Дашкевич нахмурил седые брови.
– Вот что, Руднев, – сказал он после продолжительной паузы. – Вам о себе и своих друзьях стоит беспокоиться, а не обо мне. Я человек старый, так сказать на излёте лет, а вот у вас вся жизнь впереди. Вы, не в пример многим, человек умный, должны понимать, где геройство, где глупость, а где подлость. Вас по возрасту, конечно, на подвиги тянет, и это правильно. Только вот, послушайте старика, бой с ветряной мельницей – не подвиг, и крестовый поход детей – не героизм. Если хотите со злом бороться, сперва разберитесь, где оно, зло-то это, и подумайте, какой цены ваша борьба потребует. Помните легенду про дракона, победив которого, воин сам превращался в нового дракона? Знаете, что в этом самое страшное? То, что новый дракон, как выходит, страшнее предыдущего оказывается: сильнее, хитрее, кровожаднее. Так что, молодой человек, каждый раз, когда очередного дракона победите, не забывайте в зеркало смотреться, не появились ли клыки или крылья перепончатые. Так-то вот! А теперь идите… Впрочем, нет. Подождите. Вы по-немецки читаете?

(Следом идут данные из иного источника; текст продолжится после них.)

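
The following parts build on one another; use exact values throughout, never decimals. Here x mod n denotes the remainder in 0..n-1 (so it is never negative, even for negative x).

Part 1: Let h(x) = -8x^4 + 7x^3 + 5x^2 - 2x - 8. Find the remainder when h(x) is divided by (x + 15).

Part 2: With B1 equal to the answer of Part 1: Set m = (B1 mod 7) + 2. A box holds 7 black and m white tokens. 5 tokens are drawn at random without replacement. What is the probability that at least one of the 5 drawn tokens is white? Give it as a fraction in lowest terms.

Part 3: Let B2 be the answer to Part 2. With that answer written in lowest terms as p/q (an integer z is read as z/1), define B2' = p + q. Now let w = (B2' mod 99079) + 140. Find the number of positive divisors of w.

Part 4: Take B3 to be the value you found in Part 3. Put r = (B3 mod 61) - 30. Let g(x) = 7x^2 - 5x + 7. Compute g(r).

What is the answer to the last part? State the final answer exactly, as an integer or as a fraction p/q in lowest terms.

5635

Part 1: remainder = value at the root: -8*(-15)^4 + 7*(-15)^3 + 5*(-15)^2 - 2*(-15)^1 - 8 = (-405000) + (-23625) + (1125) + (30) + (-8) = -427478; answer -427478
Part 2: B1 = -427478; m = 7; total draws C(14,5) = 2002; complement C(7,5) = 21; favorable 2002 - 21 = 1981; P = 283/286; answer 283/286
Part 3: B2 = 283/286; threaded value p + q = 569; w = 709; 709 is prime, so its only divisors are 1 and 709; count = 2; answer 2
Part 4: B3 = 2; r = -28; 7*(-28)^2 - 5*(-28)^1 + 7 = (5488) + (140) + (7) = 5635; answer 5635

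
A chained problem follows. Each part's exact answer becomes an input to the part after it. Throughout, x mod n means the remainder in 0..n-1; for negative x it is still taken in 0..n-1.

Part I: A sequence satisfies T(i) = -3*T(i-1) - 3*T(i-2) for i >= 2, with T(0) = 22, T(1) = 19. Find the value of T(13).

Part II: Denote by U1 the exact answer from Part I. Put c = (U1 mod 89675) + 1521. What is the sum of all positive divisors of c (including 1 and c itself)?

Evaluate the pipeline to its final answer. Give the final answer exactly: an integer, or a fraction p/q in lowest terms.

Part I: T(2) = -3*(19) - 3*(22) = -123; iterating: T(2)=-123, T(3)=312, T(4)=-567, T(5)=765, T(6)=-594, T(7)=-513, T(8)=3321, T(9)=-8424, T(10)=15309, T(11)=-20655, T(12)=16038, T(13)=13851; answer 13851
Part II: U1 = 13851; c = 15372; 15372 = 2^2 * 3^2 * 7 * 61; sigma = (1 + 2 + 4) * (1 + 3 + 9) * (1 + 7) * (1 + 61) = 7 * 13 * 8 * 62 = 45136; answer 45136

45136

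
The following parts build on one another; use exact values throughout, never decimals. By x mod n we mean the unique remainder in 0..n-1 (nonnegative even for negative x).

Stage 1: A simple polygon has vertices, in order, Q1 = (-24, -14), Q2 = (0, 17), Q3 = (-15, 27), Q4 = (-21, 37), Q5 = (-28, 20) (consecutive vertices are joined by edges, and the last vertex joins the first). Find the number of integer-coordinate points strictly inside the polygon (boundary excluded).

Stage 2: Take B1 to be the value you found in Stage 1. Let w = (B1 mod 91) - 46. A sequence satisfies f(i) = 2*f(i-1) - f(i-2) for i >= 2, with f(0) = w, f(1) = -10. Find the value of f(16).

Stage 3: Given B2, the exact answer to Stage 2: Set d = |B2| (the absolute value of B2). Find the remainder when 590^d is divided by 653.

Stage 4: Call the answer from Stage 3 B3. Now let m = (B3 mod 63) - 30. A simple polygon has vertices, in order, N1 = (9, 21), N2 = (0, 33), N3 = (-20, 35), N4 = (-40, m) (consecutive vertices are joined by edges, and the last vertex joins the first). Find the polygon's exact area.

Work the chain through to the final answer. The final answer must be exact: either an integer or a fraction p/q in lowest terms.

831

Stage 1: cross terms: (-24*17 - 0*-14)=-408, (0*27 - -15*17)=255, (-15*37 - -21*27)=12, (-21*20 - -28*37)=616, (-28*-14 - -24*20)=872; twice the area = |1347| = 1347; area = 1347/2; boundary points = 1 + 5 + 2 + 1 + 2 = 11; strictly interior points = area - boundary/2 + 1 = 669; answer 669
Stage 2: B1 = 669; w = -14; f(2) = 2*(-10) - 1*(-14) = -6; iterating: f(2)=-6, f(3)=-2, f(4)=2, f(5)=6, f(6)=10, f(7)=14, f(8)=18, f(9)=22, f(10)=26, f(11)=30, f(12)=34, f(13)=38, f(14)=42, f(15)=46, f(16)=50; answer 50
Stage 3: B2 = 50; d = 50; squarings mod 653: 590^1=590, 590^2=51, 590^4=642, 590^8=121, 590^16=275, 590^32=530; 590^50 = 590^2 * 590^16 * 590^32 = 151 (mod 653); answer 151
Stage 4: B3 = 151; m = -5; cross terms: (9*33 - 0*21)=297, (0*35 - -20*33)=660, (-20*-5 - -40*35)=1500, (-40*21 - 9*-5)=-795; twice the area = |1662| = 1662; area = 831; answer 831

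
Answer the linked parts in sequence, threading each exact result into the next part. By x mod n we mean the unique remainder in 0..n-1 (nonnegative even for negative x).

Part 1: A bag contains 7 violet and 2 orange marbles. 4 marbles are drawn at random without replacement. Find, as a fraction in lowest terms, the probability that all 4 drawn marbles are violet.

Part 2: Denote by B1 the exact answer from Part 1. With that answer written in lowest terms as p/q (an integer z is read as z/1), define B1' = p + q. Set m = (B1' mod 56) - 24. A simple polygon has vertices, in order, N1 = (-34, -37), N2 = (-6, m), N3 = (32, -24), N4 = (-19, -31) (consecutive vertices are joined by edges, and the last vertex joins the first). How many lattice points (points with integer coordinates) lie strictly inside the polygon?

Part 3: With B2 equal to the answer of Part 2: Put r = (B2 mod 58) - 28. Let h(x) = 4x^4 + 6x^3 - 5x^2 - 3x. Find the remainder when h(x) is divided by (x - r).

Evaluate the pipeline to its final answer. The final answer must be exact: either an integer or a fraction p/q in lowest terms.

Part 1: total draws C(9,4) = 126; favorable C(7,4) = 35; P = 5/18; answer 5/18
Part 2: B1 = 5/18; threaded value p + q = 23; m = -1; cross terms: (-34*-1 - -6*-37)=-188, (-6*-24 - 32*-1)=176, (32*-31 - -19*-24)=-1448, (-19*-37 - -34*-31)=-351; twice the area = |-1811| = 1811; area = 1811/2; boundary points = 4 + 1 + 1 + 3 = 9; strictly interior points = area - boundary/2 + 1 = 902; answer 902
Part 3: B2 = 902; r = 4; remainder = value at the root: 4*(4)^4 + 6*(4)^3 - 5*(4)^2 - 3*(4)^1 = (1024) + (384) + (-80) + (-12) = 1316; answer 1316

1316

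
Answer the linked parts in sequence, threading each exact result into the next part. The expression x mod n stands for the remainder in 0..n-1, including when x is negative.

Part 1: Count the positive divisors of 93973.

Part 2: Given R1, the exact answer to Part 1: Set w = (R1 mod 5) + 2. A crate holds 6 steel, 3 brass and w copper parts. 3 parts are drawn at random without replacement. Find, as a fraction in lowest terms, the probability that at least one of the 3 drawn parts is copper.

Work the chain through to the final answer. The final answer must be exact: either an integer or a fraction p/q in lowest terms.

53/65

Part 1: 93973 = 11 * 8543; number of divisors = (1+1) * (1+1) = 4; answer 4
Part 2: R1 = 4; w = 6; total draws C(15,3) = 455; complement C(9,3) = 84; favorable 455 - 84 = 371; P = 53/65; answer 53/65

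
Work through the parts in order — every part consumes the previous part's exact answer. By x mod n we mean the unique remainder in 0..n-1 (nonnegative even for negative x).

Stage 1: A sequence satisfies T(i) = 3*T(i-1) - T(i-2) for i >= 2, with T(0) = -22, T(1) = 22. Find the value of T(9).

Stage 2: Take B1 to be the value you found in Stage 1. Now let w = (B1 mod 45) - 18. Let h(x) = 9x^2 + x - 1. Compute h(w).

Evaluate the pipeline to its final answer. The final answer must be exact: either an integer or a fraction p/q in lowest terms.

Stage 1: T(2) = 3*(22) - 1*(-22) = 88; iterating: T(2)=88, T(3)=242, T(4)=638, T(5)=1672, T(6)=4378, T(7)=11462, T(8)=30008, T(9)=78562; answer 78562
Stage 2: B1 = 78562; w = 19; 9*(19)^2 + 1*(19)^1 - 1 = (3249) + (19) + (-1) = 3267; answer 3267

3267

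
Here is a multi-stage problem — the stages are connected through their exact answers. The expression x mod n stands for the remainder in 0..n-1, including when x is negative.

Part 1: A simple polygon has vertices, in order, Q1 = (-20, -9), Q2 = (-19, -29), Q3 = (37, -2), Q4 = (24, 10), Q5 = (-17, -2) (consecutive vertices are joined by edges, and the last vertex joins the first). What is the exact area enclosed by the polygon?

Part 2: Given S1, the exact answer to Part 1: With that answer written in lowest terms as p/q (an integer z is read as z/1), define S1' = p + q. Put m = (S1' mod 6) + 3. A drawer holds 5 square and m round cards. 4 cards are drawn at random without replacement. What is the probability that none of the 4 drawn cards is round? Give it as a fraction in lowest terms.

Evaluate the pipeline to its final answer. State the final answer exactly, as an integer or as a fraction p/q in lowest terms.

Part 1: cross terms: (-20*-29 - -19*-9)=409, (-19*-2 - 37*-29)=1111, (37*10 - 24*-2)=418, (24*-2 - -17*10)=122, (-17*-9 - -20*-2)=113; twice the area = |2173| = 2173; area = 2173/2; answer 2173/2
Part 2: S1 = 2173/2; threaded value p + q = 2175; m = 6; total draws C(11,4) = 330; favorable C(5,4) = 5; P = 1/66; answer 1/66

1/66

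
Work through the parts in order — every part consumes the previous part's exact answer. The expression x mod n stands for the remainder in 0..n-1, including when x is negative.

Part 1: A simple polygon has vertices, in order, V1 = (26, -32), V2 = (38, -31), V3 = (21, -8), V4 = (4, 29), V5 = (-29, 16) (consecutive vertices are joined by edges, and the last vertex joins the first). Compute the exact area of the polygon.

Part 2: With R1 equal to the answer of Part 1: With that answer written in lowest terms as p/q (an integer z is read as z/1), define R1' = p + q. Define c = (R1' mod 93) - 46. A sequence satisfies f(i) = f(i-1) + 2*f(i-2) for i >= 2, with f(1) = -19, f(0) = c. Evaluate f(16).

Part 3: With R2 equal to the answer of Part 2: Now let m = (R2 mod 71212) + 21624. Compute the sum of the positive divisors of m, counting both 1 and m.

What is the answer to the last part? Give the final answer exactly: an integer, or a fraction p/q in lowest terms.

Part 1: cross terms: (26*-31 - 38*-32)=410, (38*-8 - 21*-31)=347, (21*29 - 4*-8)=641, (4*16 - -29*29)=905, (-29*-32 - 26*16)=512; twice the area = |2815| = 2815; area = 2815/2; answer 2815/2
Part 2: R1 = 2815/2; threaded value p + q = 2817; c = -19; f(2) = 1*(-19) + 2*(-19) = -57; iterating: f(2)=-57, f(3)=-95, f(4)=-209, f(5)=-399, f(6)=-817, f(7)=-1615, f(8)=-3249, f(9)=-6479, f(10)=-12977, f(11)=-25935, f(12)=-51889, f(13)=-103759, f(14)=-207537, f(15)=-415055, f(16)=-830129; answer -830129
Part 3: R2 = -830129; m = 46039; 46039 = 7 * 6577; sigma = (1 + 7) * (1 + 6577) = 8 * 6578 = 52624; answer 52624

52624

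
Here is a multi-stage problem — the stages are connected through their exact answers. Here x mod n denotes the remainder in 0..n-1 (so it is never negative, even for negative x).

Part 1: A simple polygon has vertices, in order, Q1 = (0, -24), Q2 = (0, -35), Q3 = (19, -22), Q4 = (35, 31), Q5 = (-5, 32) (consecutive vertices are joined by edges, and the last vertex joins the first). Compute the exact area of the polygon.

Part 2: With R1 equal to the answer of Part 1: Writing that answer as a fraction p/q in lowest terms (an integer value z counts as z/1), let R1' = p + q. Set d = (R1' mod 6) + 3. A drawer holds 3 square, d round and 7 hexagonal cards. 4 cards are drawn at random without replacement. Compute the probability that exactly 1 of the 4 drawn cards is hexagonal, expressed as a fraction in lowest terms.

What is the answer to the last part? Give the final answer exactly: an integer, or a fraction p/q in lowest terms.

35/143

Part 1: cross terms: (0*-35 - 0*-24)=0, (0*-22 - 19*-35)=665, (19*31 - 35*-22)=1359, (35*32 - -5*31)=1275, (-5*-24 - 0*32)=120; twice the area = |3419| = 3419; area = 3419/2; answer 3419/2
Part 2: R1 = 3419/2; threaded value p + q = 3421; d = 4; total draws C(14,4) = 1001; favorable C(7,1)*C(7,3) = 245; P = 35/143; answer 35/143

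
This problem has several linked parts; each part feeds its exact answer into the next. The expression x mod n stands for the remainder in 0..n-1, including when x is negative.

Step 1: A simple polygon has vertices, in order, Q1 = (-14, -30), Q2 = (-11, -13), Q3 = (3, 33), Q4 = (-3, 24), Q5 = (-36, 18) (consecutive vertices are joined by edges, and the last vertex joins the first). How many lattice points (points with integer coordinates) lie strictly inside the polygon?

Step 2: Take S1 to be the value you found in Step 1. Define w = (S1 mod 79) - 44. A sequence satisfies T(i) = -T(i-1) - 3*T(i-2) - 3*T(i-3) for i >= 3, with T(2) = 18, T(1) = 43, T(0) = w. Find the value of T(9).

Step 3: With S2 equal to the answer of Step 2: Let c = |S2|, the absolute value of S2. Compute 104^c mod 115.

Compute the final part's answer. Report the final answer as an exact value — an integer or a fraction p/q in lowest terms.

54

Step 1: cross terms: (-14*-13 - -11*-30)=-148, (-11*33 - 3*-13)=-324, (3*24 - -3*33)=171, (-3*18 - -36*24)=810, (-36*-30 - -14*18)=1332; twice the area = |1841| = 1841; area = 1841/2; boundary points = 1 + 2 + 3 + 3 + 2 = 11; strictly interior points = area - boundary/2 + 1 = 916; answer 916
Step 2: S1 = 916; w = 3; T(3) = -1*(18) - 3*(43) - 3*(3) = -156; iterating: T(3)=-156, T(4)=-27, T(5)=441, T(6)=108, T(7)=-1350, T(8)=-297, T(9)=4023; answer 4023
Step 3: S2 = 4023; c = 4023; squarings mod 115: 104^1=104, 104^2=6, 104^4=36, 104^8=31, 104^16=41, 104^32=71, 104^64=96, 104^128=16, 104^256=26, 104^512=101, 104^1024=81, 104^2048=6; 104^4023 = 104^1 * 104^2 * 104^4 * 104^16 * 104^32 * 104^128 * 104^256 * 104^512 * 104^1024 * 104^2048 = 54 (mod 115); answer 54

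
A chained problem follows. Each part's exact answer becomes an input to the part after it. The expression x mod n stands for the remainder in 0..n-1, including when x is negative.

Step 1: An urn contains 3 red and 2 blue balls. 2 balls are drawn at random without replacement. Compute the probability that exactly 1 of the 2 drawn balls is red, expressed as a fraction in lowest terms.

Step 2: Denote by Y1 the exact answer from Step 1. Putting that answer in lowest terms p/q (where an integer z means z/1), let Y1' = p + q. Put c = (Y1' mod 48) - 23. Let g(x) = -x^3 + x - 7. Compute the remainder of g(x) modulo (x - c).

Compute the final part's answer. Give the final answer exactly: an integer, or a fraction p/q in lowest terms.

Step 1: total draws C(5,2) = 10; favorable C(3,1)*C(2,1) = 6; P = 3/5; answer 3/5
Step 2: Y1 = 3/5; threaded value p + q = 8; c = -15; remainder = value at the root: -1*(-15)^3 + 1*(-15)^1 - 7 = (3375) + (-15) + (-7) = 3353; answer 3353

3353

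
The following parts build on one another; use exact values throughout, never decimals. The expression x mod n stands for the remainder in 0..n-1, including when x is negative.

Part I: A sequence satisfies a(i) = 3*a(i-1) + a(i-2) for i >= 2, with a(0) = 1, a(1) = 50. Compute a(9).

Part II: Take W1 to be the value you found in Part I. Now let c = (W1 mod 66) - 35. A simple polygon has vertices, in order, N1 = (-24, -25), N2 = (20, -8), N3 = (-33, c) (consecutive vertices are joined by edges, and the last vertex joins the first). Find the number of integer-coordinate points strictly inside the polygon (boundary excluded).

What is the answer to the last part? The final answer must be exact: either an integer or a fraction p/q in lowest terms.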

Профессор порылся в ящике, достал одну из книг и протянул Дмитрий Николаевичу.
– Держите, вам понравится. Это первое издание.
Руднев взял книгу. На обложке значилось: Hans Gross, «Handbuch für Untersuchungsrichter als System der Kriminalistik» (Ганс Гросс, «Руководство для судебных следователей как система криминалистики»).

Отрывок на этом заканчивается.